Ken Jeong ruined Ken Jeong as anything but the loudest, most abrasive, attention-demanding ham, which makes his central presence here all the more unfortunate. The film’s problems go way beyond the miscasting of Jeong but I couldn’t help but think how much better the movie would be with someone like Jeffrey Wright or Paul Giamatti in the role.
Protagonists don’t get more passive than Latte. He seems content just to exist and is flummoxed by the curious ways of movie world folk, with their massive egos and insatiable desires.
Latte doesn’t want anything. In the movie business that makes him an anomaly. Day’s silent passivity wouldn’t be a problem if the movie wasn’t so hopelessly pokey in its pacing and sloppy in its storytelling. A lot of thought and care clearly went into individual images and moments but the slim excuse for a plot just sort of ambles sideways before ending up nowhere.
That’s one of the film’s many problems. It has no forward momentum or urgency. It’s an episodic ramble through the Forrest Gump-like existence of a cipher, a fool whose foolishness can’t help but expose the foolishness of a culture and a world that elevates a simpleton with the mind of a child to a place of prominence in first the movie world and then politics.
This shift into the world of politics affords the film an opportunity to cosplay as yet another masterpiece from New Hollywood. When John Malkovich blusters about the fundamental nature of the universe it feels like he’s doing a piss-poor impression of Ned Beatty’s big speech in Network.
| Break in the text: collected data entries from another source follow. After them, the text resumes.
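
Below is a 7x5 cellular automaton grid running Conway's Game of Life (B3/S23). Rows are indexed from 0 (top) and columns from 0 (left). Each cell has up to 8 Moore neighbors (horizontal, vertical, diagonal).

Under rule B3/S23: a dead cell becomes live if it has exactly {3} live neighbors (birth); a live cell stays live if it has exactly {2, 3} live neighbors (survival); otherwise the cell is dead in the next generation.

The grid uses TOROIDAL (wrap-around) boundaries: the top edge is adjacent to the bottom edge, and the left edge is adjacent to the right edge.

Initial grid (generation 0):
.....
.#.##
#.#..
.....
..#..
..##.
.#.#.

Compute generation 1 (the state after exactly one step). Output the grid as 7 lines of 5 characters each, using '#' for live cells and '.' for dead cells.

Simulating step by step:
Generation 0 (given above): 10 live cells
Generation 1: 19 live cells
(generation 1 grid is the final answer)

Answer: #..##
#####
#####
.#...
..##.
.#.#.
...#.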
I’ve long been annoyed by reviews where the critic says that they really, really wanted to like a movie, that they came into it with nothing but love, curiosity and excitement but were heartbroken to discover that the movie in question is fundamentally, incontrovertibly unlovable.
So if I might once again make a hypocrite of myself, Fool’s Paradise is a movie that I REALLY wanted to love. On paper I love just about everything about it. I think Day is a comic genius and a brilliant physical comedian as well as the writer or co-writer of some of the funniest episodes of It’s Always Sunny in Philadelphia. By extension, that means that he’s also written some of the funniest half hours of television EVER. New Hollywood is my favorite cinematic period.
I’m a huge fan of Hal Ashby and consider Being There perfect. Heck, while we’re talking about Peter Sellers movies this resembles, I’m also a huge fan of The Party, minus the whole brownface thing, and The Party is one of many films Fool’s Paradise lovingly steals from.
It’s entirely possible that I will warm up to Fool’s Paradise because it very much seems like the sort of thing I WOULD love. Unfortunately, my first impression is that I very much was underwhelmed.
Day is a tremendous talent but this feels like a vanity project from a popular entertainer who, alas, may not get a second chance to establish himself as a cinematic auteur as well as a beloved, scene-stealing film and movie star.